I am particularly sorry—and your Lordships will appreciate it—that Clause 42 has been removed from the Bill. During the short time Clause 42 was part of the Bill it received wide publicity and acceptance. I therefore hope that the Government will take note of the views of your Lordships' House and of the public, and will take the earliest opportunity to review the fixed penalty system as regards speeding offences. Because, if I may remind the House, there has been no argument that speeding falls into a number of groups. There are those speeding offences which are very serious, those which are serious and those which are certainly less serious; and yet no provision has been made.

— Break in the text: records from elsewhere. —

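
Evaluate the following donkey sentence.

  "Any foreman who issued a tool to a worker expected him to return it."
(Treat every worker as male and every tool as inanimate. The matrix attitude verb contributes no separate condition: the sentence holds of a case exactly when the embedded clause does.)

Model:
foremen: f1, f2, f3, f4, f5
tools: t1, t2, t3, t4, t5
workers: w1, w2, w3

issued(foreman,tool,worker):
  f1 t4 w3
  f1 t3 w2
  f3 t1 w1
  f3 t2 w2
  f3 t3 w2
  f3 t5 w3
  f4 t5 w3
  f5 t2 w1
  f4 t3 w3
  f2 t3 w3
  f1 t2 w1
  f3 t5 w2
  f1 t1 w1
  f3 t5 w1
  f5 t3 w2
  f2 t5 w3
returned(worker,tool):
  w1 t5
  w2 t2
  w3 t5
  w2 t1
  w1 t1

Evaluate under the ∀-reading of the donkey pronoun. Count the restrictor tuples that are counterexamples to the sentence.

9

"him" takes "a worker" as antecedent and "it" takes "a tool"; both are donkey pronouns co-varying with the restrictor.
Strong reading: for every (f,t,w) with issued(f,t,w), returned(w,t).
Restrictor triples: (f1,t1,w1)→returned(w1,t1) ✓  (f1,t2,w1)→returned(w1,t2) ✗  (f1,t3,w2)→returned(w2,t3) ✗  (f1,t4,w3)→returned(w3,t4) ✗  (f2,t3,w3)→returned(w3,t3) ✗  (f2,t5,w3)→returned(w3,t5) ✓  (f3,t1,w1)→returned(w1,t1) ✓  (f3,t2,w2)→returned(w2,t2) ✓  (f3,t3,w2)→returned(w2,t3) ✗  (f3,t5,w1)→returned(w1,t5) ✓  (f3,t5,w2)→returned(w2,t5) ✗  (f3,t5,w3)→returned(w3,t5) ✓  (f4,t3,w3)→returned(w3,t3) ✗  (f4,t5,w3)→returned(w3,t5) ✓  (f5,t2,w1)→returned(w1,t2) ✗  (f5,t3,w2)→returned(w2,t3) ✗
Counterexamples (restrictor triples failing the scope): 9.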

How the Magistrates' Association can contend that the inclusion of the then Clause 42 would have added to their work is beyond me. Indeed, if one looks at the table of offences and at the number of offences for speeding one sees that there are, I think it is, 348,000 alone that might have been dealt with by a fixed penalty and which therefore might never have gone to court, so the magistrates would have been relieved of that burden. Having said that, the Secretary of State has powers under Clause 29 to review, and whether my noble friend Lord Avon describes the present time as being premature for the fining of the law, I suggest that he and his colleagues keep very much before them the opportunity of fining the law particularly in that respect.

I thought there was to be no Transport Bill next year. I recall coming back in 1981 from a summer holiday to deal with the most contentious of subjects, such as road humps. This year it has been clamping devices. I thought that next year we were to have a sabbatical. I shall look forward to hearing from my noble friend just what is proposed for next year. I hope that we shall get it a little earlier in the Session, so that we do not have the enormous rush and the great burden that we have had this summer, and the unhappy business of having a Summer Recess and then having to pick up the threads of the very important parts of this Bill right at the end of the Session, which has not made the work of your Lordships' House or, indeed, of my noble friends any easier.

On Question, Bill passed, and returned to the Commons.